I believe the paper is optional, really.

They claim that it filters the water while it drips through like a brita, but I'm a little dubious about that claim.


----------



## rmcgandara (Feb 12, 2013)

I saw a tweet of Frankowski using it. he wasn't having it.


----------



## The Systemic Kid (Nov 23, 2012)

"Because the reason why the coffee that healed ♪ coffee fans popularity ceramic filter small size NS2 is delicious is delicious is a coffee filter of ceramic" - couldn't have put it better myself??

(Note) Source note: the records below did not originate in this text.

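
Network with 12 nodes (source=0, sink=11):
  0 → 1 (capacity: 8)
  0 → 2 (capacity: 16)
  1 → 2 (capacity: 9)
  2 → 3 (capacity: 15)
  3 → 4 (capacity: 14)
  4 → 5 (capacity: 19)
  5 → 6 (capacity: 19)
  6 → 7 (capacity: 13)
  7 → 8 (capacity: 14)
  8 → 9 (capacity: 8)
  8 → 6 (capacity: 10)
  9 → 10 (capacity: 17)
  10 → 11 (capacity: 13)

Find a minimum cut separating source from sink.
Min cut value = 8, edges: (8,9)

Min cut value: 8
Partition: S = [0, 1, 2, 3, 4, 5, 6, 7, 8], T = [9, 10, 11]
Cut edges: (8,9)

By max-flow min-cut theorem, max flow = min cut = 8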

Being serious for a moment - I would wonder if the ceramic would leach out a lot of the coffee oils from the brewed coffee passing though it - paper filter certainly do and produce a different result to pour over using a metal filter. Be interesting to put the three to a test.


----------



## rmcgandara (Feb 12, 2013)

see it (or something alike) here -


__
http://instagr.am/p/fm3DUHIK88/


----------



## Kyle548 (Jan 24, 2013)

rmcgandara said:


> see it (or something alike) here -
> 
> 
> __
> http://instagr.am/p/fm3DUHIK88/


That's the one.

Unfortunately, I can't afford a metal filter AND the ceramic one, plus shipping it would be a lot...

Maybe if a bunch of us want to test different drip methods it would cool to set up a roadshow sort of thing?


----------



## The Systemic Kid (Nov 23, 2012)

Kyle548 said:


> Maybe if a bunch of us want to test different drip methods it would cool to set up a roadshow sort of thing?


I use metal filters on an Aeropress and Chemex. Not tried paper filters on the Chemex but have on the Aeropress. Would say the metal filter produces a brighter tasting coffee.


----------



## Neill (Jun 26, 2013)

The Systemic Kid said:


> I use metal filters on an Aeropress and Chemex. Not tried paper filters on the Chemex but have on the Aeropress. Would say the metal filter produces a brighter tasting coffee.


Is it the kone filters you have. Fancied trying one but haven't quite got round to it yet.


----------



## Kyle548 (Jan 24, 2013)

The Systemic Kid said:


> I use metal filters on an Aeropress and Chemex. Not tried paper filters on the Chemex but have on the Aeropress. Would say the metal filter produces a brighter tasting coffee.


I was tempted to try the metal filter in the AP, but just plunging the puck away is too convenient.

Would be interesting to try it in the V60, but I would guess the ridges would loose their effectiveness a little with it.


----------



## The Systemic Kid (Nov 23, 2012)

Neill said:


> Is it the kone filters you have. Fancied trying one but haven't quite got round to it yet.


Yep - use the fine one on the Aeropress - don't think the coarse version is the one to go for. The Chemex Kone is a bit pricey but will pay for itself in the long run and you don't get the oils being leached out by the paper filters.


----------



## Neill (Jun 26, 2013)

The Systemic Kid said:


> Yep - use the fine one on the Aeropress - don't think the coarse version is the one to go for. The Chemex Kone is a bit pricey but will pay for itself in the long run and you don't get the oils being leached out by the paper filters.


Love the look of the kone brewer which uses the chemex sized filter but don't know if you can get it over here. Haven't touched my chemex in the last few months, been playing with espresso more but I'll get back to it.


----------



## Glenn (Jun 14, 2008)

Quite a fan of the Kone for both Chemex and Aeropress - using both regularly

I'd like to try a ceramic filter before passing judgement, but something doesn't seem right with it.


----------